Sub-regional groupings like BIMSTEC (Bangladesh, India, Sri Lanka, Thailand, Myanmar Economic Cooperation) and the Bay of Bengal Initiative are somewhat more tangible. There are also Track 2 think-tanks and private sector initiatives to get the SAARC juggernaut to roll.
The 6th SAARC Business Conclave this week in Kathmandu was one such exercise where, besides the usual lament about unfulfilled aspirations, there was networking and useful sharing of ideas. As in all such SAARC-related events, the elephant in the room was India, and the need to balance its size with its status as an equal member state.
However, the dragon in the room was China. How can these economic behemoths be hitched to pull in the same direction, and take South Asia along? So far, Beijing’s foray into trade, investment and connectivity in South Asia have been bilateral, but its Belt Road Initiative hopes to go regional with the possible extension of the Qinghai-Tibet railway through the Himalayan Range, and across Nepal to India.

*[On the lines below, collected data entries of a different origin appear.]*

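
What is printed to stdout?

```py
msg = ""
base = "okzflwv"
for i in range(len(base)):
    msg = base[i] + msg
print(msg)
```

i=0: prepend 'o' → 'o'
i=1: prepend 'k' → 'ko'
i=2: prepend 'z' → 'zko'
i=3: prepend 'f' → 'fzko'
i=4: prepend 'l' → 'lfzko'
i=5: prepend 'w' → 'wlfzko'
i=6: prepend 'v' → 'vwlfzko'

vwlfzko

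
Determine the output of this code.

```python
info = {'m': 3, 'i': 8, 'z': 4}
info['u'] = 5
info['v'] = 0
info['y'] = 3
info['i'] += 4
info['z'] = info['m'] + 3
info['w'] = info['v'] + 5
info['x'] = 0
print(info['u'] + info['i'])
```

17

info['u'] = 5 → {'m': 3, 'i': 8, 'z': 4, 'u': 5}
info['v'] = 0 → {'m': 3, 'i': 8, 'z': 4, 'u': 5, 'v': 0}
info['y'] = 3 → {'m': 3, 'i': 8, 'z': 4, 'u': 5, 'v': 0, 'y': 3}
info['i'] = 8+4 = 12 → {'m': 3, 'i': 12, 'z': 4, 'u': 5, 'v': 0, 'y': 3}
info['z'] = info['m']+3 = 6 → {'m': 3, 'i': 12, 'z': 6, 'u': 5, 'v': 0, 'y': 3}
info['w'] = info['v']+5 = 5 → {'m': 3, 'i': 12, 'z': 6, 'u': 5, 'v': 0, 'y': 3, 'w': 5}
info['x'] = 0 → {'m': 3, 'i': 12, 'z': 6, 'u': 5, 'v': 0, 'y': 3, 'w': 5, 'x': 0}
info['u']+info['i'] = 5+12 = 17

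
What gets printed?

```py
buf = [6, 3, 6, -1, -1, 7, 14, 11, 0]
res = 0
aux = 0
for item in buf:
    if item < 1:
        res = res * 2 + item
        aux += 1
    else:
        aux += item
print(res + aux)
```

item=6: not <1; aux=6
item=3: not <1; aux=9
item=6: not <1; aux=15
item=-1: <1, res = 0*2+(-1) = -1; aux=16
item=-1: <1, res = (-1)*2+(-1) = -3; aux=17
item=7: not <1; aux=24
item=14: not <1; aux=38
item=11: not <1; aux=49
item=0: <1, res = (-3)*2+0 = -6; aux=50
res+aux = (-6)+50 = 44

44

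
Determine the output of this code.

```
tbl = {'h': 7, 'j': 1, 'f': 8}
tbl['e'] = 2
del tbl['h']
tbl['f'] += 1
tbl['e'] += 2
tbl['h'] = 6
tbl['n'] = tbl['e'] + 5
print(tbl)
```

{'j': 1, 'f': 9, 'e': 4, 'h': 6, 'n': 9}

tbl['e'] = 2 → {'h': 7, 'j': 1, 'f': 8, 'e': 2}
del 'h' → {'j': 1, 'f': 8, 'e': 2}
tbl['f'] = 8+1 = 9 → {'j': 1, 'f': 9, 'e': 2}
tbl['e'] = 2+2 = 4 → {'j': 1, 'f': 9, 'e': 4}
tbl['h'] = 6 → {'j': 1, 'f': 9, 'e': 4, 'h': 6}
tbl['n'] = tbl['e']+5 = 9 → {'j': 1, 'f': 9, 'e': 4, 'h': 6, 'n': 9}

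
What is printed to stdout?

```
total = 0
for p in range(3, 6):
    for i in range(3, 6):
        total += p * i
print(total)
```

p=3,i=3: total = 0+9 = 9
p=3,i=4: total = 9+12 = 21
p=3,i=5: total = 21+15 = 36
p=4,i=3: total = 36+12 = 48
p=4,i=4: total = 48+16 = 64
p=4,i=5: total = 64+20 = 84
p=5,i=3: total = 84+15 = 99
p=5,i=4: total = 99+20 = 119
p=5,i=5: total = 119+25 = 144

144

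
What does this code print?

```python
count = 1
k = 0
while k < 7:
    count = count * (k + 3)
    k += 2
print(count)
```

k=0: count = 1*3 = 3
k=2: count = 3*5 = 15
k=4: count = 15*7 = 105
k=6: count = 105*9 = 945

945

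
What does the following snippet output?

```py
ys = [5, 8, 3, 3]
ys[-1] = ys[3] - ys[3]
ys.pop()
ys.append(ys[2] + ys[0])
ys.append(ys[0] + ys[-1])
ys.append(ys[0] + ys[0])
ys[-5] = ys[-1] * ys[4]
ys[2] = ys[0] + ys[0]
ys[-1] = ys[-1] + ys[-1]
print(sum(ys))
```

ys[-1] = ys[3]-ys[3] = 3-3 = 0 → [5, 8, 3, 0]
pop() removes 0 → [5, 8, 3]
append ys[2]+ys[0] = 3+5 = 8 → [5, 8, 3, 8]
append ys[0]+ys[-1] = 5+8 = 13 → [5, 8, 3, 8, 13]
append ys[0]+ys[0] = 5+5 = 10 → [5, 8, 3, 8, 13, 10]
ys[-5] = ys[-1]*ys[4] = 10*13 = 130 → [5, 130, 3, 8, 13, 10]
ys[2] = ys[0]+ys[0] = 5+5 = 10 → [5, 130, 10, 8, 13, 10]
ys[-1] = ys[-1]+ys[-1] = 10+10 = 20 → [5, 130, 10, 8, 13, 20]
sum = 186

186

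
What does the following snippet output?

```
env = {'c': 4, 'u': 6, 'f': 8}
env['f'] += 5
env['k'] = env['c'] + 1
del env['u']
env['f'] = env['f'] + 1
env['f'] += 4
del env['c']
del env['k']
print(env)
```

{'f': 18}

env['f'] = 8+5 = 13 → {'c': 4, 'u': 6, 'f': 13}
env['k'] = env['c']+1 = 5 → {'c': 4, 'u': 6, 'f': 13, 'k': 5}
del 'u' → {'c': 4, 'f': 13, 'k': 5}
env['f'] = env['f']+1 = 14 → {'c': 4, 'f': 14, 'k': 5}
env['f'] = 14+4 = 18 → {'c': 4, 'f': 18, 'k': 5}
del 'c' → {'f': 18, 'k': 5}
del 'k' → {'f': 18}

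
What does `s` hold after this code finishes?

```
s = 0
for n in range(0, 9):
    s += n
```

36

n=0: s = 0+0 = 0
n=1: s = 0+1 = 1
n=2: s = 1+2 = 3
n=3: s = 3+3 = 6
n=4: s = 6+4 = 10
n=5: s = 10+5 = 15
n=6: s = 15+6 = 21
n=7: s = 21+7 = 28
n=8: s = 28+8 = 36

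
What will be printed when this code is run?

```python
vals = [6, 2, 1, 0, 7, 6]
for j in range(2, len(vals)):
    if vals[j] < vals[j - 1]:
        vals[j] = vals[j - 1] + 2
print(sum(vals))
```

j=2: 1<2, vals[2] = 2+2 = 4 → [6, 2, 4, 0, 7, 6]
j=3: 0<4, vals[3] = 4+2 = 6 → [6, 2, 4, 6, 7, 6]
j=4: 7>=6, unchanged → [6, 2, 4, 6, 7, 6]
j=5: 6<7, vals[5] = 7+2 = 9 → [6, 2, 4, 6, 7, 9]
sum = 34

34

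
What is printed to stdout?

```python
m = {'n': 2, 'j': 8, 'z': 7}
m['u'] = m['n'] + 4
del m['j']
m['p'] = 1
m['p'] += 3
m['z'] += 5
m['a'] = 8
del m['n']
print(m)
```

m['u'] = m['n']+4 = 6 → {'n': 2, 'j': 8, 'z': 7, 'u': 6}
del 'j' → {'n': 2, 'z': 7, 'u': 6}
m['p'] = 1 → {'n': 2, 'z': 7, 'u': 6, 'p': 1}
m['p'] = 1+3 = 4 → {'n': 2, 'z': 7, 'u': 6, 'p': 4}
m['z'] = 7+5 = 12 → {'n': 2, 'z': 12, 'u': 6, 'p': 4}
m['a'] = 8 → {'n': 2, 'z': 12, 'u': 6, 'p': 4, 'a': 8}
del 'n' → {'z': 12, 'u': 6, 'p': 4, 'a': 8}

{'z': 12, 'u': 6, 'p': 4, 'a': 8}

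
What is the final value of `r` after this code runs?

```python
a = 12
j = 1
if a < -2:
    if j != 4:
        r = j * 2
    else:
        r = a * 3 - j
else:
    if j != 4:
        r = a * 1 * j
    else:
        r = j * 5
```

12

a=12, j=1
a < -2 is False; j != 4 is True
→ r = a * 1 * j = 12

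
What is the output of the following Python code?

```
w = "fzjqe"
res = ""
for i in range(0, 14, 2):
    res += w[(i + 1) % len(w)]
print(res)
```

i=0: add w[1]='z' → 'z'
i=2: add w[3]='q' → 'zq'
i=4: add w[0]='f' → 'zqf'
i=6: add w[2]='j' → 'zqfj'
i=8: add w[4]='e' → 'zqfje'
i=10: add w[1]='z' → 'zqfjez'
i=12: add w[3]='q' → 'zqfjezq'

zqfjezq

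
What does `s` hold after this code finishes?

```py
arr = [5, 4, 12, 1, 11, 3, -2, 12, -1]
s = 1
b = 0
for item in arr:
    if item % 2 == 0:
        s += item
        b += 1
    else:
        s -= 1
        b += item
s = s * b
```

506

item=5: not even, s = 1-1 = 0; b=5
item=4: even, s = 0+4 = 4; b=6
item=12: even, s = 4+12 = 16; b=7
item=1: not even, s = 16-1 = 15; b=8
item=11: not even, s = 15-1 = 14; b=19
item=3: not even, s = 14-1 = 13; b=22
item=-2: even, s = 13+(-2) = 11; b=23
item=12: even, s = 11+12 = 23; b=24
item=-1: not even, s = 23-1 = 22; b=23
s*b = 22*23 = 506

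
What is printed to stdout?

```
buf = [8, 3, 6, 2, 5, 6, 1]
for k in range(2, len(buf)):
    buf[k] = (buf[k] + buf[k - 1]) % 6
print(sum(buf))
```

k=2: buf[2] = (6+3)%6 = 3 → [8, 3, 3, 2, 5, 6, 1]
k=3: buf[3] = (2+3)%6 = 5 → [8, 3, 3, 5, 5, 6, 1]
k=4: buf[4] = (5+5)%6 = 4 → [8, 3, 3, 5, 4, 6, 1]
k=5: buf[5] = (6+4)%6 = 4 → [8, 3, 3, 5, 4, 4, 1]
k=6: buf[6] = (1+4)%6 = 5 → [8, 3, 3, 5, 4, 4, 5]
sum = 32

32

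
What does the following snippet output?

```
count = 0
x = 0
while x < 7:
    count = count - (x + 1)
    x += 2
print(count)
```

x=0: count = 0-1 = -1
x=2: count = (-1)-3 = -4
x=4: count = (-4)-5 = -9
x=6: count = (-9)-7 = -16

-16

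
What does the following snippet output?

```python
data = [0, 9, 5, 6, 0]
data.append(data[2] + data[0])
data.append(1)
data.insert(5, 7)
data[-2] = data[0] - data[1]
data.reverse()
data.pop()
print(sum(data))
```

append data[2]+data[0] = 5+0 = 5 → [0, 9, 5, 6, 0, 5]
append 1 → [0, 9, 5, 6, 0, 5, 1]
insert 7 at 5 → [0, 9, 5, 6, 0, 7, 5, 1]
data[-2] = data[0]-data[1] = 0-9 = -9 → [0, 9, 5, 6, 0, 7, -9, 1]
reverse → [1, -9, 7, 0, 6, 5, 9, 0]
pop() removes 0 → [1, -9, 7, 0, 6, 5, 9]
sum = 19

19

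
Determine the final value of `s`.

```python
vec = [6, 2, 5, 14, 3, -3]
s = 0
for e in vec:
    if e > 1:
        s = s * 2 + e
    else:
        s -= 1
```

e=6: >1, s = 0*2+6 = 6
e=2: >1, s = 6*2+2 = 14
e=5: >1, s = 14*2+5 = 33
e=14: >1, s = 33*2+14 = 80
e=3: >1, s = 80*2+3 = 163
e=-3: not >1, s = 163-1 = 162

162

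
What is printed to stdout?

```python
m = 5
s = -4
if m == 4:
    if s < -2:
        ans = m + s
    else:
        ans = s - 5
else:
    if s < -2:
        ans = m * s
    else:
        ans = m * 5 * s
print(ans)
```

m=5, s=-4
m == 4 is False; s < -2 is True
→ ans = m * s = -20

-20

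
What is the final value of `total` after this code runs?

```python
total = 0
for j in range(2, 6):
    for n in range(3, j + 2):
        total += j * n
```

j=2,n=3: total = 0+6 = 6
j=3,n=3: total = 6+9 = 15
j=3,n=4: total = 15+12 = 27
j=4,n=3: total = 27+12 = 39
j=4,n=4: total = 39+16 = 55
j=4,n=5: total = 55+20 = 75
j=5,n=3: total = 75+15 = 90
j=5,n=4: total = 90+20 = 110
j=5,n=5: total = 110+25 = 135
j=5,n=6: total = 135+30 = 165

165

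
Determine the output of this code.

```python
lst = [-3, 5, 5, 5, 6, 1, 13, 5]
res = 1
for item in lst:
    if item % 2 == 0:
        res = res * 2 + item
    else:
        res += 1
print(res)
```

19

item=-3: not even, res = 1+1 = 2
item=5: not even, res = 2+1 = 3
item=5: not even, res = 3+1 = 4
item=5: not even, res = 4+1 = 5
item=6: even, res = 5*2+6 = 16
item=1: not even, res = 16+1 = 17
item=13: not even, res = 17+1 = 18
item=5: not even, res = 18+1 = 19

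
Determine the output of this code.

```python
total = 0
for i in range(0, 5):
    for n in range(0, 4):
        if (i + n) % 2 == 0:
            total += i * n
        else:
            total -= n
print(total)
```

12

i=0,n=0: even sum, total = 0+0 = 0
i=0,n=1: odd sum, total = 0-1 = -1
i=0,n=2: even sum, total = (-1)+0 = -1
i=0,n=3: odd sum, total = (-1)-3 = -4
i=1,n=0: odd sum, total = (-4)-0 = -4
i=1,n=1: even sum, total = (-4)+1 = -3
i=1,n=2: odd sum, total = (-3)-2 = -5
i=1,n=3: even sum, total = (-5)+3 = -2
i=2,n=0: even sum, total = (-2)+0 = -2
i=2,n=1: odd sum, total = (-2)-1 = -3
i=2,n=2: even sum, total = (-3)+4 = 1
i=2,n=3: odd sum, total = 1-3 = -2
i=3,n=0: odd sum, total = (-2)-0 = -2
i=3,n=1: even sum, total = (-2)+3 = 1
i=3,n=2: odd sum, total = 1-2 = -1
i=3,n=3: even sum, total = (-1)+9 = 8
i=4,n=0: even sum, total = 8+0 = 8
i=4,n=1: odd sum, total = 8-1 = 7
i=4,n=2: even sum, total = 7+8 = 15
i=4,n=3: odd sum, total = 15-3 = 12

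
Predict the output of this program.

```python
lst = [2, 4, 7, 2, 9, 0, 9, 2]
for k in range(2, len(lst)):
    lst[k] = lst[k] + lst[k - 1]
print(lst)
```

[2, 4, 11, 13, 22, 22, 31, 33]

k=2: lst[2] = 7+4 = 11 → [2, 4, 11, 2, 9, 0, 9, 2]
k=3: lst[3] = 2+11 = 13 → [2, 4, 11, 13, 9, 0, 9, 2]
k=4: lst[4] = 9+13 = 22 → [2, 4, 11, 13, 22, 0, 9, 2]
k=5: lst[5] = 0+22 = 22 → [2, 4, 11, 13, 22, 22, 9, 2]
k=6: lst[6] = 9+22 = 31 → [2, 4, 11, 13, 22, 22, 31, 2]
k=7: lst[7] = 2+31 = 33 → [2, 4, 11, 13, 22, 22, 31, 33]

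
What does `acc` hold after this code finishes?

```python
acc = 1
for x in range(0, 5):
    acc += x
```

x=0: acc = 1+0 = 1
x=1: acc = 1+1 = 2
x=2: acc = 2+2 = 4
x=3: acc = 4+3 = 7
x=4: acc = 7+4 = 11

11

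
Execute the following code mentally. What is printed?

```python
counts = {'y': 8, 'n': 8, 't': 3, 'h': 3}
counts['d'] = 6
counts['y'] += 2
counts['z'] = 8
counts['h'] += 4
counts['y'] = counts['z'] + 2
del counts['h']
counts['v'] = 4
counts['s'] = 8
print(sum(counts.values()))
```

47

counts['d'] = 6 → {'y': 8, 'n': 8, 't': 3, 'h': 3, 'd': 6}
counts['y'] = 8+2 = 10 → {'y': 10, 'n': 8, 't': 3, 'h': 3, 'd': 6}
counts['z'] = 8 → {'y': 10, 'n': 8, 't': 3, 'h': 3, 'd': 6, 'z': 8}
counts['h'] = 3+4 = 7 → {'y': 10, 'n': 8, 't': 3, 'h': 7, 'd': 6, 'z': 8}
counts['y'] = counts['z']+2 = 10 → {'y': 10, 'n': 8, 't': 3, 'h': 7, 'd': 6, 'z': 8}
del 'h' → {'y': 10, 'n': 8, 't': 3, 'd': 6, 'z': 8}
counts['v'] = 4 → {'y': 10, 'n': 8, 't': 3, 'd': 6, 'z': 8, 'v': 4}
counts['s'] = 8 → {'y': 10, 'n': 8, 't': 3, 'd': 6, 'z': 8, 'v': 4, 's': 8}
sum of values = 47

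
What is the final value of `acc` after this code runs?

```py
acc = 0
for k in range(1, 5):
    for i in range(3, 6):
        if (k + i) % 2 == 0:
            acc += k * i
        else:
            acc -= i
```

32

k=1,i=3: even sum, acc = 0+3 = 3
k=1,i=4: odd sum, acc = 3-4 = -1
k=1,i=5: even sum, acc = (-1)+5 = 4
k=2,i=3: odd sum, acc = 4-3 = 1
k=2,i=4: even sum, acc = 1+8 = 9
k=2,i=5: odd sum, acc = 9-5 = 4
k=3,i=3: even sum, acc = 4+9 = 13
k=3,i=4: odd sum, acc = 13-4 = 9
k=3,i=5: even sum, acc = 9+15 = 24
k=4,i=3: odd sum, acc = 24-3 = 21
k=4,i=4: even sum, acc = 21+16 = 37
k=4,i=5: odd sum, acc = 37-5 = 32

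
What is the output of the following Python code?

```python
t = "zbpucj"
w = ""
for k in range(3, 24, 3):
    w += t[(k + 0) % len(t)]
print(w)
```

k=3: add t[3]='u' → 'u'
k=6: add t[0]='z' → 'uz'
k=9: add t[3]='u' → 'uzu'
k=12: add t[0]='z' → 'uzuz'
k=15: add t[3]='u' → 'uzuzu'
k=18: add t[0]='z' → 'uzuzuz'
k=21: add t[3]='u' → 'uzuzuzu'

uzuzuzu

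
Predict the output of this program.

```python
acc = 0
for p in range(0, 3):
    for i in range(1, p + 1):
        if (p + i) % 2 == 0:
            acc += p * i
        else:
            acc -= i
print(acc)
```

4

p=1,i=1: even sum, acc = 0+1 = 1
p=2,i=1: odd sum, acc = 1-1 = 0
p=2,i=2: even sum, acc = 0+4 = 4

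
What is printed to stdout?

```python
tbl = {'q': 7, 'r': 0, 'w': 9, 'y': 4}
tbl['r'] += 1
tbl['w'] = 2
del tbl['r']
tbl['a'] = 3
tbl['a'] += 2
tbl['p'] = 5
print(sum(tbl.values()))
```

23

tbl['r'] = 0+1 = 1 → {'q': 7, 'r': 1, 'w': 9, 'y': 4}
tbl['w'] = 2 → {'q': 7, 'r': 1, 'w': 2, 'y': 4}
del 'r' → {'q': 7, 'w': 2, 'y': 4}
tbl['a'] = 3 → {'q': 7, 'w': 2, 'y': 4, 'a': 3}
tbl['a'] = 3+2 = 5 → {'q': 7, 'w': 2, 'y': 4, 'a': 5}
tbl['p'] = 5 → {'q': 7, 'w': 2, 'y': 4, 'a': 5, 'p': 5}
sum of values = 23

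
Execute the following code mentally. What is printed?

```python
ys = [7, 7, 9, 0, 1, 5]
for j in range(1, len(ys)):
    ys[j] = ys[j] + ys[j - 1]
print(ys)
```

[7, 14, 23, 23, 24, 29]

j=1: ys[1] = 7+7 = 14 → [7, 14, 9, 0, 1, 5]
j=2: ys[2] = 9+14 = 23 → [7, 14, 23, 0, 1, 5]
j=3: ys[3] = 0+23 = 23 → [7, 14, 23, 23, 1, 5]
j=4: ys[4] = 1+23 = 24 → [7, 14, 23, 23, 24, 5]
j=5: ys[5] = 5+24 = 29 → [7, 14, 23, 23, 24, 29]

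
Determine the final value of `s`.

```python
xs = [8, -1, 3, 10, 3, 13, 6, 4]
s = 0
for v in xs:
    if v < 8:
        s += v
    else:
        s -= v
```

v=8: not <8, s = 0-8 = -8
v=-1: <8, s = (-8)+(-1) = -9
v=3: <8, s = (-9)+3 = -6
v=10: not <8, s = (-6)-10 = -16
v=3: <8, s = (-16)+3 = -13
v=13: not <8, s = (-13)-13 = -26
v=6: <8, s = (-26)+6 = -20
v=4: <8, s = (-20)+4 = -16

-16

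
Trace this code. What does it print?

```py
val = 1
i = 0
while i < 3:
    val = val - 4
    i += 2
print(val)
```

-7

i=0: val = 1-4 = -3
i=2: val = (-3)-4 = -7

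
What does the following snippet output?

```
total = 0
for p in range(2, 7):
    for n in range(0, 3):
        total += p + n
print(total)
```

p=2,n=0: total = 0+2 = 2
p=2,n=1: total = 2+3 = 5
p=2,n=2: total = 5+4 = 9
p=3,n=0: total = 9+3 = 12
p=3,n=1: total = 12+4 = 16
p=3,n=2: total = 16+5 = 21
p=4,n=0: total = 21+4 = 25
p=4,n=1: total = 25+5 = 30
p=4,n=2: total = 30+6 = 36
p=5,n=0: total = 36+5 = 41
p=5,n=1: total = 41+6 = 47
p=5,n=2: total = 47+7 = 54
p=6,n=0: total = 54+6 = 60
p=6,n=1: total = 60+7 = 67
p=6,n=2: total = 67+8 = 75

75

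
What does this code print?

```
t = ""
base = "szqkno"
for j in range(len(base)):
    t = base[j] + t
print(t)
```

onkqzs

j=0: prepend 's' → 's'
j=1: prepend 'z' → 'zs'
j=2: prepend 'q' → 'qzs'
j=3: prepend 'k' → 'kqzs'
j=4: prepend 'n' → 'nkqzs'
j=5: prepend 'o' → 'onkqzs'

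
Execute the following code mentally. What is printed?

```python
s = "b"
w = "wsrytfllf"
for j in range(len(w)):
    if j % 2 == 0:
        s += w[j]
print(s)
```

j=0: add 'w' → 'bw'
j=1: skip
j=2: add 'r' → 'bwr'
j=3: skip
j=4: add 't' → 'bwrt'
j=5: skip
j=6: add 'l' → 'bwrtl'
j=7: skip
j=8: add 'f' → 'bwrtlf'

bwrtlf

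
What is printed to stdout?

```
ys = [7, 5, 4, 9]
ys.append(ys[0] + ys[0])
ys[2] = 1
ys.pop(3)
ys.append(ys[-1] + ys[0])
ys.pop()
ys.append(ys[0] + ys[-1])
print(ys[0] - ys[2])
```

append ys[0]+ys[0] = 7+7 = 14 → [7, 5, 4, 9, 14]
ys[2] = 1 → [7, 5, 1, 9, 14]
pop(3) removes 9 → [7, 5, 1, 14]
append ys[-1]+ys[0] = 14+7 = 21 → [7, 5, 1, 14, 21]
pop() removes 21 → [7, 5, 1, 14]
append ys[0]+ys[-1] = 7+14 = 21 → [7, 5, 1, 14, 21]
ys[0]-ys[2] = 7-1 = 6

6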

SAARC has been held hostage by politics, specifically the strained relations between its two biggest members, for far too long. Trade, investment in energy, river sharing and better connectivity within South Asia could help bind the countries more closely, and build on existing bilateral agreements, as US Ambassador Alaina B. Teplitz argues in this week’s Guest Editorial.
It is incongruous that intra-SAARC trade constitutes only 5% of the international trade of countries in the region. Of all international investment in the region only 7% is between SAARC members. It is absurd that in this day and age the world’s most deprived region should not be working together to raise the living standard of its people.